At the lowest moments, particularly the 2-0 home loss to Dagenham, the attitude of the team has been criticised. In adversity, a unified dressing room, and indeed club, is paramount, but supporters have seen fit to call into question whether some players are more fixated on the trappings of the career rather than survival in League 2. The eternal prognosis of the fan: do the players truly care as much as I do? The commitment of the likes of Keith Lowe, Femi Ilesanmi and Russell Penn has never been doubted. It has been down to York fans to theorise as to whether this is matched by certain other squad members.
Green shoots of recovery
All is by no means lost for the Minstermen, although wherever they end up in the league this will have been a wretched, miserable season. They have simply suffered from bad luck in a number of instances. They deserved to beat Burton at home, for example, until Adam McGurk sneaked in an unmerited, late equaliser. The recall of Diego De Girolamo, a sprightly young attacking midfielder on loan from Sheffield United, was out of their control.

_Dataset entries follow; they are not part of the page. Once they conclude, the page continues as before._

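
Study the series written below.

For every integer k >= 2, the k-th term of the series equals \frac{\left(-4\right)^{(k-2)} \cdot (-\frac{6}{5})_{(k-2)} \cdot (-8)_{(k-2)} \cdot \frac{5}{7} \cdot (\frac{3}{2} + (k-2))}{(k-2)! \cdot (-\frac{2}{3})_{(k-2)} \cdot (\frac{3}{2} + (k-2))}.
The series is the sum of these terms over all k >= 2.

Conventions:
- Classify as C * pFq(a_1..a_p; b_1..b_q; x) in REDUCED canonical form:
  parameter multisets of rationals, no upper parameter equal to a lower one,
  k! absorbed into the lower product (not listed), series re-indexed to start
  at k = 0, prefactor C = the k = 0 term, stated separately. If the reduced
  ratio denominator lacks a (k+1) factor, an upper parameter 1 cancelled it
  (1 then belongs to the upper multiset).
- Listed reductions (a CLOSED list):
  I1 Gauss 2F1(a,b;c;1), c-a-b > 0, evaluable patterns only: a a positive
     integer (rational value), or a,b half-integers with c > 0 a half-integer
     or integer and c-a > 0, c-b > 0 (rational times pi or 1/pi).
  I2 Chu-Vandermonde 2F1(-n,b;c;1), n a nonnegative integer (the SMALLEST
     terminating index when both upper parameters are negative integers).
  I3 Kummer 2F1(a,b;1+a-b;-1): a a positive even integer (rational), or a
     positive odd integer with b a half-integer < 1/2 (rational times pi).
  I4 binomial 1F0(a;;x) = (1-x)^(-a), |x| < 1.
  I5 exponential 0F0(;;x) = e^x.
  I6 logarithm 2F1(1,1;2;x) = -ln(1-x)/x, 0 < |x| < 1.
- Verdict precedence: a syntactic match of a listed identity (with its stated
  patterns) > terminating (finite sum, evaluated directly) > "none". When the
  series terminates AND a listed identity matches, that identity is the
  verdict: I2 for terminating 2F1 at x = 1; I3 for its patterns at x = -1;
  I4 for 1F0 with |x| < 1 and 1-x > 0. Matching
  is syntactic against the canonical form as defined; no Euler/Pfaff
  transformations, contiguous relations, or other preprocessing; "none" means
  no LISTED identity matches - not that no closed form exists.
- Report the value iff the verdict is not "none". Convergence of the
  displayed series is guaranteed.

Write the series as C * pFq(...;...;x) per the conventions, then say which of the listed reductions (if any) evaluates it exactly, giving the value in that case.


The series (x = -4) is 2F1: upper {-8, -\frac{6}{5}}, lower {-\frac{2}{3}}, prefactor \frac{5}{7}. Verdict: terminating - the sum ends at index 8 because -8 is a negative integer; exact evaluation follows. Sum: -\frac{3588776739967}{35546875}.

First insight: with t_0 = \frac{5}{7}, the factor k + 3/2 cancels (top and bottom), leaving prefactor 5/7.
Term ratio: r(k) = -4 * (k-8) (k-\frac{6}{5}) / [(k-\frac{2}{3}) (k+1)] - rational in k, leading ratio -4; with t_0 = \frac{5}{7}, classification follows.


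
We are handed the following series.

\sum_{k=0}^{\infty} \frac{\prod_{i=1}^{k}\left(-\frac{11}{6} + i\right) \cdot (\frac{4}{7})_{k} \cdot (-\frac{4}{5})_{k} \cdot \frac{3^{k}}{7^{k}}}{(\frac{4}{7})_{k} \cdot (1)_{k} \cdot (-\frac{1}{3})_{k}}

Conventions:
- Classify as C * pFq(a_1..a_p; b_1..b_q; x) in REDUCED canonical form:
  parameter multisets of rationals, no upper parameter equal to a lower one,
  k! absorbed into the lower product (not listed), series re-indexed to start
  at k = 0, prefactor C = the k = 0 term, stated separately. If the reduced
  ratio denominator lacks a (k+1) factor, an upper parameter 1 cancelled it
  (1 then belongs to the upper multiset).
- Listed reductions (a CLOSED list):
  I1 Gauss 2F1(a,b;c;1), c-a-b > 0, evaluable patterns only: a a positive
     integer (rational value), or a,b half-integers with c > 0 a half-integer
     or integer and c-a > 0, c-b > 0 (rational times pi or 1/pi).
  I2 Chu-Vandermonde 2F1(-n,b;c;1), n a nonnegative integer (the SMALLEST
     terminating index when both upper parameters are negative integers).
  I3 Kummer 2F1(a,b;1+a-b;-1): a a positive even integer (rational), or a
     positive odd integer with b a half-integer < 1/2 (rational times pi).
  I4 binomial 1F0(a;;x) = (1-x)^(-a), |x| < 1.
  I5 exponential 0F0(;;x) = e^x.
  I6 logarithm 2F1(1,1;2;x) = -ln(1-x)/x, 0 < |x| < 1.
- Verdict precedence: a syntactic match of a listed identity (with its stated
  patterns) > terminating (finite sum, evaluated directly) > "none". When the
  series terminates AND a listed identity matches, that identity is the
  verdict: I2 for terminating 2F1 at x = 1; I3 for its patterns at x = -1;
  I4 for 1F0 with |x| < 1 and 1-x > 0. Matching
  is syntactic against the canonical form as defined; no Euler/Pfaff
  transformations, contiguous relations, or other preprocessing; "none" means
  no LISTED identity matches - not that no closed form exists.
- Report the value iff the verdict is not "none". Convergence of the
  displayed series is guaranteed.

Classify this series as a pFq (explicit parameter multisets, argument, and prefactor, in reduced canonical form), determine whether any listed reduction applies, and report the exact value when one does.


With C = 1: the canonical form is 2F1(-\frac{5}{6}, -\frac{4}{5}; -\frac{1}{3}; \frac{3}{7}). Verdict: none - this 2F1 at x = \frac{3}{7} matches no listed pattern, and upper {-\frac{5}{6}, -\frac{4}{5}} holds no stopper.

First insight: from the first term 1: the parameter 4/7 appears in both the upper and lower lists and cancels.
Consecutive-term ratio: r(k) = \frac{3}{7} * (k-\frac{5}{6}) (k-\frac{4}{5}) / [(k-\frac{1}{3}) (k+1)] ; factor over Q: parameters, x = \frac{3}{7}, and C = 1.


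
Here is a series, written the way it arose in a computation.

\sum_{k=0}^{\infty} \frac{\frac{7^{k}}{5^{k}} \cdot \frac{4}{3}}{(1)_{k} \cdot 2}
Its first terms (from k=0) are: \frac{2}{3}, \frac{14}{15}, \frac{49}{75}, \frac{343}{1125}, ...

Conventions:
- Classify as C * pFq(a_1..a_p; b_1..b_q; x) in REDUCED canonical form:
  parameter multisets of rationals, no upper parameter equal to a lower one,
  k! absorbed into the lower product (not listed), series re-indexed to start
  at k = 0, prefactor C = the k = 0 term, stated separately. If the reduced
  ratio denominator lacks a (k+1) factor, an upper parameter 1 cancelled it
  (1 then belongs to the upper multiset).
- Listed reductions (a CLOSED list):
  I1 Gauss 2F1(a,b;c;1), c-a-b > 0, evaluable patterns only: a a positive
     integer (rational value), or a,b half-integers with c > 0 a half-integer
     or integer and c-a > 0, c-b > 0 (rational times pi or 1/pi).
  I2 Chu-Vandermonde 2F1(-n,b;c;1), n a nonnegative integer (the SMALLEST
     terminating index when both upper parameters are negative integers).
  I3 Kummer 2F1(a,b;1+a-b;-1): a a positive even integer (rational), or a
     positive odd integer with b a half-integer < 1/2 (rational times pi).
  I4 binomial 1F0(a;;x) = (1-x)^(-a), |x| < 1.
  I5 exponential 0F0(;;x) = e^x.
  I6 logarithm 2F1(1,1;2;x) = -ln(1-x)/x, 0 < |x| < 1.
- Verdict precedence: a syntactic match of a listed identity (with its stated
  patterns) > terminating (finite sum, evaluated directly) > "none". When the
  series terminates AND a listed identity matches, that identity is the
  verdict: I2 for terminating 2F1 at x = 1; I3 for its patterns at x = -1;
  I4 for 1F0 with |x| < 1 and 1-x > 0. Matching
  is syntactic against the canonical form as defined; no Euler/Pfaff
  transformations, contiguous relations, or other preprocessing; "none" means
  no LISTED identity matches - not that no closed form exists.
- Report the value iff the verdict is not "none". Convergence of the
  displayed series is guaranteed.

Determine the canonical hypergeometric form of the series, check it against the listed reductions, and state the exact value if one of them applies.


Canonical form: C = \frac{2}{3} times 0F0 with upper {-}, lower {-}, x = \frac{7}{5}. Verdict: exponential (I5) applies (the 0F0 exponential series at x = \frac{7}{5}). Hence: \frac{2}{3} \cdot e^{\frac{7}{5}}.

Structural cue: t_0 = \frac{2}{3} here, and (1)_k (prefactor 2/3) is k! itself.
Term ratio: r(k) = \frac{7}{5} * 1 / [(k+1)] ; factor over Q: parameters, x = \frac{7}{5}, and C = \frac{2}{3}.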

The comprehensive win at Cambridge is a haunting display of York’s potential. They have a number of crucial, winnable games coming up against sides in and around them at the bottom of the table, with Carlisle, Cheltenham and Hartlepool still to visit the Crescent. York also have a healthy goal difference compared to fellow relegation candidates, which certainly counts in their favour.
There are a number of struggling teams in the fourth tier and there could easily be two teams who are worse than City come May. It will be tense and Wilcox’s tributes will be terse, but expect York City to remain a League Two club next season.